On the topic of creating early opportunity for data specs, the following points were made

  • MSPs only have so much power to recommend this
  • SEAs also lack a mechanism for including vendors, as they have no contractual relationship to those vendors
  • It would help for states to communicate better about legislative patterns and policy
  • SEAs could consider using a "request for comment" process

On offering SEAs more support for data mapping, there was agreement 

Enrollment API community usage and revisit API strategy questions

On the general question of granular vs aggregate APIs, the general direction of the conversation was:

On the current Ed-Fi composites feature and the implementations (like enrollment), the feature is non-performant at scale: query size and page limits block performance. A couple of MSPs had tried to use this feature with no success. 1 MSP had used it successfully, but even there it was with a LEA of <15K student FTE. There are very few known uses of this feature (2 were cited, and it was unclear if either was in production). Also, code recompile is hard for users - need a more dynamic approach, perhaps based on database views

There was a long discussion about pulling data through the granular APIs or using aggregates (see diagram attached).
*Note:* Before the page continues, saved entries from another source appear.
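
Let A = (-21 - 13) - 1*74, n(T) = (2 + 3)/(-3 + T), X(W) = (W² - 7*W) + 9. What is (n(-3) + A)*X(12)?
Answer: -15019/2 ≈ -7509.5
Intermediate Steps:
X(W) = 9 + W² - 7*W
n(T) = 5/(-3 + T)
A = -108 (A = -34 - 74 = -108)
(n(-3) + A)*X(12) = (5/(-3 - 3) - 108)*(9 + 12² - 7*12) = (5/(-6) - 108)*(9 + 144 - 84) = (5*(-⅙) - 108)*69 = (-⅚ - 108)*69 = -653/6*69 = -15019/2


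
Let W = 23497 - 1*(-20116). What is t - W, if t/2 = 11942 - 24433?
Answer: -68595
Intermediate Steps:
t = -24982 (t = 2*(11942 - 24433) = 2*(-12491) = -24982)
W = 43613 (W = 23497 + 20116 = 43613)
t - W = -24982 - 1*43613 = -24982 - 43613 = -68595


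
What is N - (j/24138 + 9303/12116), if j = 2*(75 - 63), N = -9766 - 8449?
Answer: -887885172053/48742668 ≈ -18216.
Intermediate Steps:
N = -18215
j = 24 (j = 2*12 = 24)
N - (j/24138 + 9303/12116) = -18215 - (24/24138 + 9303/12116) = -18215 - (24*(1/24138) + 9303*(1/12116)) = -18215 - (4/4023 + 9303/12116) = -18215 - 1*37474433/48742668 = -18215 - 37474433/48742668 = -887885172053/48742668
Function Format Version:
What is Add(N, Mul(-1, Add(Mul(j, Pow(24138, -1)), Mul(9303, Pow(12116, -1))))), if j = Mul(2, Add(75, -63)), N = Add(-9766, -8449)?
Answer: Rational(-887885172053, 48742668) ≈ -18216.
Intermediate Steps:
N = -18215
j = 24 (j = Mul(2, 12) = 24)
Add(N, Mul(-1, Add(Mul(j, Pow(24138, -1)), Mul(9303, Pow(12116, -1))))) = Add(-18215, Mul(-1, Add(Mul(24, Pow(24138, -1)), Mul(9303, Pow(12116, -1))))) = Add(-18215, Mul(-1, Add(Mul(24, Rational(1, 24138)), Mul(9303, Rational(1, 12116))))) = Add(-18215, Mul(-1, Add(Rational(4, 4023), Rational(9303, 12116)))) = Add(-18215, Mul(-1, Rational(37474433, 48742668))) = Add(-18215, Rational(-37474433, 48742668)) = Rational(-887885172053, 48742668)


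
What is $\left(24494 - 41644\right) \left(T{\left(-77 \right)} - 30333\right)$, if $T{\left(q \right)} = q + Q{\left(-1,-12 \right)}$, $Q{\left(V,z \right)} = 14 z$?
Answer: $524412700$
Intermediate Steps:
$T{\left(q \right)} = -168 + q$ ($T{\left(q \right)} = q + 14 \left(-12\right) = q - 168 = -168 + q$)
$\left(24494 - 41644\right) \left(T{\left(-77 \right)} - 30333\right) = \left(24494 - 41644\right) \left(\left(-168 - 77\right) - 30333\right) = - 17150 \left(-245 - 30333\right) = \left(-17150\right) \left(-30578\right) = 524412700$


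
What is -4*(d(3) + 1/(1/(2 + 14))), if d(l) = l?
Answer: -76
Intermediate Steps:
-4*(d(3) + 1/(1/(2 + 14))) = -4*(3 + 1/(1/(2 + 14))) = -4*(3 + 1/(1/16)) = -4*(3 + 16) = -4*19 = -76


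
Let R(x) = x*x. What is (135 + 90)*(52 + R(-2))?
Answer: 12600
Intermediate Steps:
R(x) = x**2
(135 + 90)*(52 + R(-2)) = (135 + 90)*(52 + (-2)**2) = 225*(52 + 4) = 225*56 = 12600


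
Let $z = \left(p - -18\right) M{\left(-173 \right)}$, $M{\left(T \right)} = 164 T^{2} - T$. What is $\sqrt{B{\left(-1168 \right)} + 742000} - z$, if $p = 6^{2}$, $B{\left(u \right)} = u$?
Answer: $-265060566 + 4 \sqrt{46302} \approx -2.6506 \cdot 10^{8}$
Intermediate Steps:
$p = 36$
$M{\left(T \right)} = - T + 164 T^{2}$
$z = 265060566$ ($z = \left(36 - -18\right) \left(- 173 \left(-1 + 164 \left(-173\right)\right)\right) = \left(36 + 18\right) \left(- 173 \left(-1 - 28372\right)\right) = 54 \left(\left(-173\right) \left(-28373\right)\right) = 54 \cdot 4908529 = 265060566$)
$\sqrt{B{\left(-1168 \right)} + 742000} - z = \sqrt{-1168 + 742000} - 265060566 = \sqrt{740832} - 265060566 = 4 \sqrt{46302} - 265060566 = -265060566 + 4 \sqrt{46302}$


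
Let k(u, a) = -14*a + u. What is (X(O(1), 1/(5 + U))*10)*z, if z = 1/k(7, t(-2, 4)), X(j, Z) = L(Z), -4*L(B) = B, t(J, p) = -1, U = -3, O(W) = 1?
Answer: -5/84 ≈ -0.059524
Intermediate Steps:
k(u, a) = u - 14*a
L(B) = -B/4
X(j, Z) = -Z/4
z = 1/21 (z = 1/(7 - 14*(-1)) = 1/(7 + 14) = 1/21 ≈ 0.047619)
(X(O(1), 1/(5 + U))*10)*z = (-1/(4*(5 - 3))*10)*(1/21) = (-¼/2*10)*(1/21) = (-¼*½*10)*(1/21) = -⅛*10*(1/21) = -5/4*1/21 = -5/84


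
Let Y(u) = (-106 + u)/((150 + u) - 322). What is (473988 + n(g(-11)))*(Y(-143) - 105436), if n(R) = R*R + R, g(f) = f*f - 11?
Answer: -1794183580002/35 ≈ -5.1262e+10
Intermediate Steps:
Y(u) = (-106 + u)/(-172 + u)
g(f) = -11 + f**2 (g(f) = f**2 - 11 = -11 + f**2)
n(R) = R + R**2 (n(R) = R**2 + R = R + R**2)
(473988 + n(g(-11)))*(Y(-143) - 105436) = (473988 + (-11 + (-11)**2)*(1 + (-11 + (-11)**2)))*((-106 - 143)/(-172 - 143) - 105436) = (473988 + (-11 + 121)*(1 + (-11 + 121)))*(-249/(-315) - 105436) = (473988 + 110*(1 + 110))*(-1/315*(-249) - 105436) = (473988 + 110*111)*(83/105 - 105436) = (473988 + 12210)*(-11070697/105) = 486198*(-11070697/105) = -1794183580002/35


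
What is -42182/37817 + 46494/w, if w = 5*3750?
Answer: 161225183/118178125 ≈ 1.3643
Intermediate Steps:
w = 18750
-42182/37817 + 46494/w = -42182/37817 + 46494/18750 = -42182*1/37817 + 46494*(1/18750) = -42182/37817 + 7749/3125 = 161225183/118178125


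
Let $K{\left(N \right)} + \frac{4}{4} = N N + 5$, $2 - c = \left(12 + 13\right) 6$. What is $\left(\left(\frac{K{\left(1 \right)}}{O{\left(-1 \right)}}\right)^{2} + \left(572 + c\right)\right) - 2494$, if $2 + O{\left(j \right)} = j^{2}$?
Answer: $-2045$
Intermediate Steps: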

OneRoster was generally seen as a good approach given its market momentum, but the issue of how to account for the breadth of data that users want was still a problem to solve for. The extreme number of OneRoster custom metadata extensions seen in the field (n.b., the Ed-Fi Summit session by ClassLink) raises questions as to if this approach scales to be a standards-based solution. There were some additional points/proposals:

  • The possibility of an 80/20 approach: support OneRoster for 80% of needs, but when finer-grained data is not in that spec, use the granular APIs. There is some "economic" logic to this: when you want the more difficult to source data, then you commit to extra work to get that data
  • It was also pointed out that most SIS systems have a OneRoster implementation currently, which raises the question of what does OneRoster on Ed-Fi get you? Another MSP responded that SIS implementations are not working smoothly in actual field work, and that decoupling this gives you more flexibility.
  • Also need to consider the possibility of ID anonymization becoming a widely demanded feature and data minimization.